Le précédent article prenait comme point d’appui initial une pensée du grand Malek Bennabi : « C’est l’homme musulman qu’il faut réformer et non pas le Coran. » Nous avions toutefois montré qu’il n’était guère possible de concevoir la réforme du musulman sans avoir à modifier son rapport au Livre, c’est-à-dire envisager que nous puissions et surtout devions relire le Coran et non plus seulement le lire. Il nous faudrait ainsi admettre que la perfection coranique se puisse heurter à l’imperfection de l’homme, l’avenir se dessinant alors nécessairement par la perfectibilité de notre lecture coranique. Nous avions qualifié ce mouvement d’esprit et de cœur de « réforme coranique » : réformer notre lecture du Coran pour réformer notre être par le Coran.

Logiquement, cette réflexion trouve son prolongement en un autre concept de Bennabi, son très fameux syllogisme post-almohadien : « L’islam est une religion parfaite, nous sommes musulmans, donc nous sommes parfaits. » (1) Il voyait là, avec pertinence, la cause de l’engourdissement de la civilisation musulmane, puis de sa décadence, et enfin de son incapacité actuelle à pouvoir redresser le cap. Je le cite à nouveau : « Syllogisme funeste qui sape toute perfectibilité dans l’individu en neutralisant en lui tout souci de perfectionnement. »

La conclusion est imparable : le changement ne peut provenir que de l’homme musulman dès lors qu’il prendra conscience de son imperfection présente. En conséquence, les musulmans ne peuvent et ne doivent réformer que ce qui peut l’être, eux-mêmes. Il n’y aurait, semble-t-il, rien à ajouter à ce constat dont la rigueur logique a comme image la gravité de la situation. Cependant, Malek Bennabi, en son raisonnement, valide sans en discuter l’axiome formulé en la première prémisse de son syllogisme : « L’islam est une religion parfaite ». Je le cite : « Voilà une vérité dont personne ne discute », affirmation se comprenant comme signifiant qu’il est indiscutable que l’islam soit une religion parfaite.
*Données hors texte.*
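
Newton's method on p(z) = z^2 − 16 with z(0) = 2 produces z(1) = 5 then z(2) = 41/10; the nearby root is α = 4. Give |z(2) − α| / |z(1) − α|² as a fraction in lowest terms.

z(1) − α = 5 − 4 = 1, so |z(1) − α| = 1.
z(2) − α = 41/10 − 4 = 1/10, so |z(2) − α| = 1/10.
|z(1) − α|² = 1.
Ratio = (1/10) / 1 = 1/10.

1/10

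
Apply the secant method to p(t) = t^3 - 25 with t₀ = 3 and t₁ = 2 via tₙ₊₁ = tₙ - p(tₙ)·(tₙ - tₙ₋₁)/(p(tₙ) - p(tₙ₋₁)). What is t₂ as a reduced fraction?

55/19

p(3) = 2, p(2) = -17. t₂ = 2 - (-17)·(2 - 3)/((-17) - 2) = 55/19.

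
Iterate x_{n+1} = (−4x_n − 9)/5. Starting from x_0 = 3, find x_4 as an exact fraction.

399/625

x_1 = (−4·3 − 9)/5 = −21/5.
x_2 = (−4·(−21/5) − 9)/5 = 39/25.
x_3 = (−4·(39/25) − 9)/5 = −381/125.
x_4 = (−4·(−381/125) − 9)/5 = 399/625.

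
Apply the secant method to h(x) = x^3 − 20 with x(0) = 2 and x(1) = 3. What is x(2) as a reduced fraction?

h(2) = −12, h(3) = 7. x(2) = 3 − 7·(3 − 2)/(7 − (−12)) = 50/19.

50/19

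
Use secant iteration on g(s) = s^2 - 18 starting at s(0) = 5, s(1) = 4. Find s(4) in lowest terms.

g(5) = 7, g(4) = -2. s(2) = 4 - (-2)·(4 - 5)/((-2) - 7) = 38/9.
g(4) = -2, g(38/9) = -14/81. s(3) = (38/9) - (-14/81)·((38/9) - 4)/((-14/81) - (-2)) = 157/37.
g(38/9) = -14/81, g(157/37) = 7/1369. s(4) = (157/37) - (7/1369)·((157/37) - (38/9))/((7/1369) - (-14/81)) = 11960/2819.

11960/2819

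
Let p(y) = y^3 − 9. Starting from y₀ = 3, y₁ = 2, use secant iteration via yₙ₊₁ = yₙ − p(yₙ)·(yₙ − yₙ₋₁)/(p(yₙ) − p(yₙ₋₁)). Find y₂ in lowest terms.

39/19

p(3) = 18, p(2) = −1. y₂ = 2 − (−1)·(2 − 3)/((−1) − 18) = 39/19.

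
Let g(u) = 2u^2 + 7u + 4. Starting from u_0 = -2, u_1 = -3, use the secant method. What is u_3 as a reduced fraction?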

En conséquence de quoi, la réforme de l’homme musulman consiste à se mettre en conformité avec le paradigme idéal d’un islam idéal.

• L’islam serait-il imperfectible ?

En réalité, l’on postule de la perfection de l’islam à partir d’un autre syllogisme que je nommerais le syllogisme de la perfection : Dieu est parfait, l’islam provient de Dieu, donc l’islam est parfait. Apparaît alors plus nettement encore qu’entre la perfection de Dieu et celle du musulman s’impose une condition : l’islam parfait. Mais, si l’islam ne s’avérait pas parfait, l’entièreté du raisonnement s’effondrerait.

• Pourquoi l’islam serait-il parfait ?

Le syllogisme de la perfection admettrait pour être valide que l’islam provienne de Dieu, exactement comme la perfection du Coran est présumée de son origine divine. Toutefois, cette perfection supposée de l’islam se heurte aux faits : l’historicité et la multiplicité. Il est historiquement possible de retracer la formation et l’évolution de l’islam religieux : le Droit musulman, le fiqh, tout comme le dogme, al ‘aqida, ne connurent leurs formes actuelles que deux siècles après la disparition du Prophète ; le Hadîth dut attendre presque un siècle de plus pour être stabilisé ; l’exégèse coranique, tafsîr, un siècle encore pour déterminer la paradigmatique coranique.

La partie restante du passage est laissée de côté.